Il est vrai, comme l’a dit M. Retailleau, qu’il est difficile d’agir dans un État quasi failli. C’est un constat ! C’est bien dans les interstices, dans les failles des États affaiblis et non structurés, que se développe le terrorisme. C’est une raison supplémentaire d’accompagner les pays africains dans l’affirmation de leur démocratie, en particulier grâce à des partenariats avec l’Union européenne.

Mme la ministre des armées y a fait référence, mais je le rappelle à mon tour, notre position au Sahel, à la fois militaire et civile, n’a cessé d’évoluer.

Nous sommes passés d’un engagement proche d’une substitution à l’armée malienne – c’était au début de l’opération Barkhane – à un partenariat avec cette armée, puis à un engagement étendu : à l’ensemble du Sahel, dans une logique de soutien à la force conjointe du G5 Sahel, puis à d’autres pays voisins ; à nos partenaires européens et internationaux – mise en place de la Minusma, de la mission EUTM Mali et de la force Takuba. Nous avons donc toujours été dans le mouvement.

J’ajoute que notre action a été régulièrement soutenue – certains semblent ne pas l’avoir relevé – par des résolutions des Nations unies. La question de la Minusma a toujours fait l’objet d’un débat annuel au Conseil de sécurité – le prochain aura lieu à la fin du mois de mai prochain.

Cette mutation et cette agilité d’adaptation se traduisent aussi dans le domaine civil.
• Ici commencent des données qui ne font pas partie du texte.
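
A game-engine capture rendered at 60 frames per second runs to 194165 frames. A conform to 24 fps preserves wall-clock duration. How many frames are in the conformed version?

Target frames = source frames × (target rate / source rate) = 194165 × (24)/(60) = 194165 × 2/5 = 77666.

77666 frames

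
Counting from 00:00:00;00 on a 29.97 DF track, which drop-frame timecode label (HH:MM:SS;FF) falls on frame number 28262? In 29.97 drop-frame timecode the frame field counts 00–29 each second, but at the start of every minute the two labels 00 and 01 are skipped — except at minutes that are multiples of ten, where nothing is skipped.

Ten DF minutes hold 17982 frames, so frame 28262 lies in block 1 (frames 17982–35963) with 10280 frames into that block.
The block's first minute is 1800 frames and the rest 1798 each; 10280 frames reaches minute 5, so 1 × 18 + 5 × 2 = 28 labels have been skipped so far.
Adding those back, label number 28262 + 28 = 28290 at 30 labels/s is 943 s + 0 f = 0 h 15 min 43 s frame 0, i.e. 00:15:43;00.

00:15:43;00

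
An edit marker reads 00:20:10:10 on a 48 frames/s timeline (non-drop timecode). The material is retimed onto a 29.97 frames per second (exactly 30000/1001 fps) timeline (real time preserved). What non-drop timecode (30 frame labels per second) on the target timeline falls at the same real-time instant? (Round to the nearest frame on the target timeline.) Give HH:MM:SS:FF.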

Il a été fait état d’insuffisances de développement. Je rappelle que, parallèlement à la mise en œuvre de l’opération Barkhane, après Serval, nous avons lancé l’Alliance Sahel, avec les Allemands. L’Alliance Sahel réunit vingt-cinq États : les cinq pays africains du Sahel et vingt partenaires extérieurs, dont l’Allemagne, la France et plusieurs pays européens. Elle est présidée par l’Espagne. Depuis son lancement, elle a mobilisé 22 milliards d’euros pour l’ensemble de la zone. Grâce à elle, près de 6 millions de Sahéliens disposent désormais d’eau potable, 600 000 foyers ont accédé à l’électricité, et quelque 2 300 magistrats ont été formés.
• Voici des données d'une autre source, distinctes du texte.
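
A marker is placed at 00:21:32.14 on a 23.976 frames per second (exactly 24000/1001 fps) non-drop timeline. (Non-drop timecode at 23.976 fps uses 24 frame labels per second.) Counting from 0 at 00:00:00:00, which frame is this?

Total seconds to the label: (0 × 3600 + 21 × 60 + 32) = 1292.
Frame index = 1292 × 24 + 14 = 31022.

31022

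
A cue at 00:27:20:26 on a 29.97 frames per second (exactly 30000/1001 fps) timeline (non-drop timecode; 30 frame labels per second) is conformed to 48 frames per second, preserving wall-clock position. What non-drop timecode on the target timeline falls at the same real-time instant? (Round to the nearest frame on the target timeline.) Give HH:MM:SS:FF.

Source frame index: (0×3600 + 27×60 + 20) × 30 + 26 = 49226.
Real time: 49226 / (30000/1001) = 24637613/15000 s.
Target frame: (24637613/15000) × (48) = 49275226/625 ≈ 78840.362 → 78840.
At 48 labels/s: frame 78840 → 00:27:22:24.

00:27:22:24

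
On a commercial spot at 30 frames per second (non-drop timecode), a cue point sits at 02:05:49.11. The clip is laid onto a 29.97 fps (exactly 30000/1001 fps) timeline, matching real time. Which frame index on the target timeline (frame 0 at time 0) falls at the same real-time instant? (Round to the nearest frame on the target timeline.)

Source frame index: (2×3600 + 5×60 + 49) × 30 + 11 = 226481.
Real time: 226481 / (30) = 226481/30 s.
Target frame: (226481/30) × (30000/1001) = 226481000/1001 ≈ 226254.745 → 226255.

frame 226255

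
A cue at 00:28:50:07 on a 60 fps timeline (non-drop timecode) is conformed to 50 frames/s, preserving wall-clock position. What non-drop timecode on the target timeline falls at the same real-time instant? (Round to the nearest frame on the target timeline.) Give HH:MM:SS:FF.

00:28:50:06

Source frame index: (0×3600 + 28×60 + 50) × 60 + 7 = 103807.
Real time: 103807 / (60) = 103807/60 s.
Target frame: (103807/60) × (50) = 519035/6 ≈ 86505.833 → 86506.
At 50 labels/s: frame 86506 → 00:28:50:06.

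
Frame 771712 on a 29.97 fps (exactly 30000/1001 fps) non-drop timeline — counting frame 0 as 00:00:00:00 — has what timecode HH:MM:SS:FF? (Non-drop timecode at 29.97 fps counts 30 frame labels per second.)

771712 ÷ 30 = 25723 full seconds, remainder 22 frames.
25723 s = 7 h 8 min 43 s.
Timecode: 07:08:43:22.

07:08:43:22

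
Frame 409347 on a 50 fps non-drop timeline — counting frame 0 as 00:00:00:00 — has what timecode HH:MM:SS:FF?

02:16:26:47

409347 ÷ 50 = 8186 full seconds, remainder 47 frames.
8186 s = 2 h 16 min 26 s.
Timecode: 02:16:26:47.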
Parallèlement à l’action militaire, nous avons mobilisé nos partenaires, européens en particulier, pour que l’Alliance Sahel devienne une réalité. L’Agence française de développement (AFD) y a contribué de manière significative, avec d’autres : ce n’est pas uniquement une affaire française.
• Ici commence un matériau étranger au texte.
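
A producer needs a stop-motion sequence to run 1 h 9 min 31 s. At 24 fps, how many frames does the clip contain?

1 h 9 min 31 s = 4171 s.
Frames = 4171 × 24 = 100104.

100104 frames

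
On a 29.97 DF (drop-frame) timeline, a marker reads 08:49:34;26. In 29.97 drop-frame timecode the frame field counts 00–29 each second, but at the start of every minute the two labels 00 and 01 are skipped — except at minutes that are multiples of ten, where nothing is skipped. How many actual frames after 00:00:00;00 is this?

952292

As if non-drop at 30 labels/s: (8 × 3600 + 49 × 60 + 34) × 30 + 26 = 953246.
Minute boundaries passed: 529; those not divisible by 10: 529 − 52 = 477; dropped labels = 2 × 477 = 954.
Actual frame index = 953246 − 954 = 952292.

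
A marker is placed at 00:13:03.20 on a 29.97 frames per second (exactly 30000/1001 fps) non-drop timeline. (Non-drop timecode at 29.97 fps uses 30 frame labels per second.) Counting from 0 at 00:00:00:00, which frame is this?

Total seconds to the label: (0 × 3600 + 13 × 60 + 3) = 783.
Frame index = 783 × 30 + 20 = 23510.

frame 23510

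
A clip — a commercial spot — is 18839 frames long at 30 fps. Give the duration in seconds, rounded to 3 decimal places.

627.967 seconds

Running time = 18839 × 1/30 = 18839/30 s ≈ 627.967 s.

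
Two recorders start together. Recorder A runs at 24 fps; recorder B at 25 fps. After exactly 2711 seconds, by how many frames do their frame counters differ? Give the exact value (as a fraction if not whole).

2711 frames

A emits 24 × 2711 = 65064 frames; B emits 25 × 2711 = 67775.
Difference = 2711 frames; B is ahead of A.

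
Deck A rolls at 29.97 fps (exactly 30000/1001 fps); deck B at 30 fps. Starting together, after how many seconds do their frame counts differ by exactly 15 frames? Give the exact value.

500.5 seconds

The gap grows by |30 − 30000/1001| = 30/1001 frames per second.
Time for a 15-frame gap: 15 ÷ (30/1001) = 500.5 s.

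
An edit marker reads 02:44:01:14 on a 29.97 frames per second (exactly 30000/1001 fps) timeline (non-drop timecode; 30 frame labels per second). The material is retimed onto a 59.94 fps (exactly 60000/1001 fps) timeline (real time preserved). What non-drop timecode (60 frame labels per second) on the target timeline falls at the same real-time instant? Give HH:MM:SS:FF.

Source frame index: (2×3600 + 44×60 + 1) × 30 + 14 = 295244.
Real time: 295244 / (30000/1001) = 73884811/7500 s.
Target frame: (73884811/7500) × (60000/1001) = 590488.
At 60 labels/s: frame 590488 → 02:44:01:28.

02:44:01:28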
Il importe surtout, lorsque des territoires sont libérés de la présence terroriste, d’accompagner immédiatement le retour de l’État. Si on ne le fait pas, on laisse la porte ouverte au retour d’autres terroristes. Vous avez bien noté que Daech et Al-Qaïda sont en conflit entre eux et que cette conflictualité contribue en elle-même à la diffusion du terrorisme.

M. Retailleau soulevait la question de la présence de l’État. Le retour de l’État dans les territoires libérés est essentiel : retour de l’école, retour du dispensaire, de la sous-préfecture, là où il y en a… (M. le président de la commission des affaires étrangères acquiesce.)

L’évolution du terrorisme dans les cinq pays concernés montre bien que c’est là où l’État est revenu que la sérénité et la paix ont progressé. C’est le cas de la Mauritanie, soumise voilà quelques années encore au terrorisme. C’est le cas du Niger, dont le président, M. Bazoum, avait pour préoccupation principale de faire en sorte qu’aussitôt après le retrait des forces terroristes, l’État reprenne sa place.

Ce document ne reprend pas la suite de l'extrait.